Marriage was always marketed as an institution wherein two individuals come together and build a loving relationship with equal standing. However, the reality is a far cry from what we are told. Marriage has become an oppressive institution for women and the relationship the couple shares has an edge of dominance and subservience creating a skewed power dynamic.
Women are often categorised as either a "good wife" or a "bad wife" which makes me question: What is the definition of a good wife? Who is she? What are the parameters to assess if the wife is good or bad?
It does not come as a surprise that a look through the internet will lead to hundreds of sites speaking about being a good wife. But, the patriarchal society has already decided what makes a woman a "good wife". Their definition of being a good wife means a domesticated woman well-versed with household chores, who should be meek and accept whatever little respect she's given but should put her husband and in-laws on a pedestal, is only focused on taking care of the house and is not ambitious, one who knows to make adjustments for the sake of family's happiness and obviously one who doesn't have a life of her own!
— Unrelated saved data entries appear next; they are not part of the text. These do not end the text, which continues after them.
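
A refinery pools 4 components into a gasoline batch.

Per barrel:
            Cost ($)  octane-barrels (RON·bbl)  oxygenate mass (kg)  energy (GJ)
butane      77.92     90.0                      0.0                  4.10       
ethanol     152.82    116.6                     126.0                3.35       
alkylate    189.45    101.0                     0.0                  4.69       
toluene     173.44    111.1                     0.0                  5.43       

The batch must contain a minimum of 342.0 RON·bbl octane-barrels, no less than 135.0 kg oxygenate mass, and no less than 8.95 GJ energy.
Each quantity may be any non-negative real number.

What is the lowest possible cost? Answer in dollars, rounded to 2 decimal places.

$351.67

This is a linear program. Let x1 = barrels of butane, x2 = barrels of ethanol, x3 = barrels of alkylate, x4 = barrels of toluene.
Minimize 77.92x1 + 152.82x2 + 189.45x3 + 173.44x4 s.t.:
  90x1 + 116.6x2 + 101x3 + 111.1x4 ≥ 342   (octane-barrels)
  126x2 ≥ 135   (oxygenate mass)
  4.1x1 + 3.35x2 + 4.69x3 + 5.43x4 ≥ 8.95   (energy)
  x1, x2, x3, x4 ≥ 0.
The minimum-cost mix takes nothing from alkylate, toluene — only butane, ethanol. There the octane-barrels and oxygenate mass constraints are tight.
That vertex is x1 = 2.4119, x2 = 1.0714.
Hence cost = 77.92·2.4119 + 152.82·1.0714 = $351.6666.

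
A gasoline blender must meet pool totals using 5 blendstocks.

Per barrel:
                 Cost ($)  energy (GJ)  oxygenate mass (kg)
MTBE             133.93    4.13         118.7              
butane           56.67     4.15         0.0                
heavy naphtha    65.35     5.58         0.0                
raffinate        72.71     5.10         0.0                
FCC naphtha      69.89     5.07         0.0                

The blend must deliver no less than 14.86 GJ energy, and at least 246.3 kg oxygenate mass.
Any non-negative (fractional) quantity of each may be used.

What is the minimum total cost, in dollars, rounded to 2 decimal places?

Let x1 = barrels of MTBE, x2 = barrels of butane, x3 = barrels of heavy naphtha, x4 = barrels of raffinate, x5 = barrels of FCC naphtha.
Minimize 133.93x1 + 56.67x2 + 65.35x3 + 72.71x4 + 69.89x5 with:
  4.13x1 + 4.15x2 + 5.58x3 + 5.1x4 + 5.07x5 ≥ 14.86   (energy)
  118.7x1 ≥ 246.3   (oxygenate mass)
  x1, x2, x3, x4, x5 ≥ 0.
The minimum-cost mix takes nothing from butane, raffinate, FCC naphtha — only MTBE, heavy naphtha. There the energy and oxygenate mass constraints are tight.
So MTBE = 2.075 barrels, heavy naphtha = 1.1273 barrels.
Cost = 133.93·2.075 + 65.35·1.1273 = 351.5738.

$351.57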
The state of affairs is sorry for women who have fallen for the 'good wife' trap and try to fit into the problematic stereotypes. By extension, these women take on the role of token torturers.
Suggested Reading: Are You Good Wife Material?
Who Is A Good Wife
Take Care Of The Household Chores All Day
'It's a woman's duty to perform household chores' is a very common dialogue in Indian society. It just implies that if a wife spends all her day taking care of the house, sweating in the kitchen, feeding the children, and taking care of the elders she's doing her duties right. Apparently, if a woman doesn't know how to cook or clean, she isn't the wife material.
The hypocrisy here is that no one uses the same parameter to answer 'Who is a good husband?' If a man doesn't know how to cook, will he be labelled as a bad husband? The answer is clearly known because society is blinded by the self-made stereotypical gender roles.
Not Too Ambitious
'Zyada padhi-likhi ladki Nahi chahiye (The girl should not be highly educated)' is what a lot of people on matrimonials demand. Why? Because a well-read woman would not give in to the patriarchal system easily. Some want a career that disqualifies them from being a "good wife". A career-oriented woman is apparently ‘the bad wife’ as she is too selfish to think of herself.
Any woman thinking of her career and taking steps to move towards a successful one suddenly becomes ‘too ambitious’. But ever heard someone say ‘too ambitious for a man’? He is a bad husband because he is too ambitious? No, because men are supposed to be the providers so being ambitious is a prerequisite. If wanting a career for herself and being financially independent makes a woman a bad wife then it's okay to be a bad wife!
Respect Your Pati Even If He Doesn't Respect You
Respect is expected out of a wife for her husband as well as her in-laws no matter what the situations or conditions are. She has to place her husband on a pedestal and no matter what he does he has to be respected. Even if he abuses the wife, beats her up, or doesn't respect her, it's necessary for a good wife to take care of him and respect him. Standing up for herself will ultimately make her a bad wife.
Apparently, asking for the same amount of respect you give to others is not what good wives do. Respect is an individual's right and no one deserves to be disrespected. Women who are aware of the fact that they should be respected are the best! Separating from a man who cannot respect you is okay!
Does Not Have A Life Of Her Own
Spending your day holed up in a small kitchen in the heat, and just looking after everyone's needs except yourself is another sign of being a good wife, according to patriarchy. Women having their individual identity besides their marriage, children etc is a strict no.
Does she go to parties? She's a bad wife. Does she have a hobby? She's a bad wife. I've heard even women talking about other women say "how do they even get time to do all this?" Women can have a life of their own. She is not just a wife but also a woman with autonomy!
Women are always held to higher standards as such but it is important to note that these standards are oppressive and are no parameters of judgement. Focusing on being a good wife is not inherently wrong as long as the marriage is in balance. Everyone strives to be a good partner. However, women must understand that they don't have to give up on their individuality to be good wives.